Out of nowhere, Andrew Lloyd Webber announced a super high profile project last month to open this fall at the Winter Garden Theatre, the same theater where he and his feline friends squatted for so many years.

The show?  School of Rock.  Yep, that School of Rock . . . the Jack Black movie about a dude who turns kiddies into rock stars is gonna be a musical.

It’s a good idea, although honestly, I’m a bit disappointed that Lord Webber’s next project is a musical that will be half jukebox and half original.  I’m a Webber-lover, not a Webber-hater, and when the most successful musical theater composer of the last 40 years, if not ever, announces a new show, I get excited.  When I hear he’s doing something using pre-existing tunes . . . wah-wah.  But hey, it’s something, right?

But that’s not what this blog is about.  While I was certainly intrigued by who was writing the show, I was more fascinated by who was producing.

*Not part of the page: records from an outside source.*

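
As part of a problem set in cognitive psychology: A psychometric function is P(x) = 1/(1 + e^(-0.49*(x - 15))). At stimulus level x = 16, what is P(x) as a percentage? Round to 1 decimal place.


P(x) = 1/(1 + e^(-0.49*(16 - 15)))
Exponent = -0.49 * 1 = -0.49
e^(-0.49) = 0.612626
P = 1/(1 + 0.612626) = 0.620107
Percentage = 62.0


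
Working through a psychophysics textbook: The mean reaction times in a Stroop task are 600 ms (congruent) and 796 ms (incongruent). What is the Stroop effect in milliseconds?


Stroop effect = RT(incongruent) - RT(congruent)
= 796 - 600
= 196 ms


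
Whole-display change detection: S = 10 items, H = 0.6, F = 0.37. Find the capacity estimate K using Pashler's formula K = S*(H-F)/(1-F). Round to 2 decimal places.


K = S * (H - F) / (1 - F)
H - F = 0.23
1 - F = 0.63
K = 10 * 0.23 / 0.63
= 3.65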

At the top of the Producer list was the owners of the Winter Garden Theatre, the All Powerful Shubert Organization . . . followed by the Equally As Powerful Nederlander Organization, owners of the biggest theaters (and biggest hits – with both Wicked and The Lion King as tenants).

That’s right, the two competitive theater owners, who often battle for the opportunity to house the same shows, are partnering up.

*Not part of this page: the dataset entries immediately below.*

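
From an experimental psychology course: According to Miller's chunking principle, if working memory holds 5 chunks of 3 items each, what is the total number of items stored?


Total items = chunks * items_per_chunk
= 5 * 3
= 15


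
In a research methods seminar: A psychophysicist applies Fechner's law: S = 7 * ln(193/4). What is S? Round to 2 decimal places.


S = 7 * ln(193/4)
I/I0 = 48.25
ln(48.25) = 3.8764
S = 7 * 3.8764
= 27.13


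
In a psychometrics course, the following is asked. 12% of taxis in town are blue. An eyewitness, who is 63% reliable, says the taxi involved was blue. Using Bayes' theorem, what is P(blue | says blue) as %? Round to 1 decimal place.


P(blue | says blue) = P(says blue | blue)*P(blue) / [P(says blue | blue)*P(blue) + P(says blue | not blue)*P(not blue)]
Numerator = 0.63 * 0.12 = 0.0756
False identification = 0.37 * 0.88 = 0.3256
P = 0.0756 / (0.0756 + 0.3256)
= 0.0756 / 0.4012
As percentage = 18.8


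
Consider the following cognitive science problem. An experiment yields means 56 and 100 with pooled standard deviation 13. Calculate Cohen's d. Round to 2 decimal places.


Cohen's d = (M1 - M2) / S_pooled
= (56 - 100) / 13
= -44 / 13
= -3.38


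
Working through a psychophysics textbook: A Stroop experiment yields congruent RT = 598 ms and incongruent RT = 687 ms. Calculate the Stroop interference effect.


Stroop effect = RT(incongruent) - RT(congruent)
= 687 - 598
= 89 ms


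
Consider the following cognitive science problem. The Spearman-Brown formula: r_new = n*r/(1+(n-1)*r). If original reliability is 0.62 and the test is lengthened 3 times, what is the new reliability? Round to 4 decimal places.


r_new = n*r / (1 + (n-1)*r)
Numerator = 3 * 0.62 = 1.86
Denominator = 1 + 2 * 0.62 = 2.24
r_new = 1.86 / 2.24
= 0.8304


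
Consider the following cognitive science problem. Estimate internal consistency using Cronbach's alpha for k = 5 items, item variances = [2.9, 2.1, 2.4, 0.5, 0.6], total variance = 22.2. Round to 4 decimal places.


alpha = (k/(k-1)) * (1 - sum(s_i^2)/s_total^2)
sum(item variances) = 8.5
k/(k-1) = 5/4 = 1.25
1 - 8.5/22.2 = 1 - 0.382883 = 0.617117
alpha = 1.25 * 0.617117
= 0.7714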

Now tell me, is there any other industry out there where competitors would join forces?

Would Coke and Pepsi ever co-produce a new soft drink?

Would Google and Yahoo ever create a new advertising initiative together?

Would the Yankees and Red Sox ever even hang out in the same room?

What I love about this business, and what is important to remember, is that we are one big giant family.  A bit dysfunctional at times, sure, sure, but a family nonetheless.  And our theater owners are great examples of what we should all remember . . . that someone you may be at odds with today may be your partner tomorrow.

So remember that when you’re getting into a heated negotiation, or want to talk behind someone’s back, or think you can make an extra buck or two by taking advantage of someone.

Treat everyone you work with like a partner, because in this  business, they just may be that someday anyway.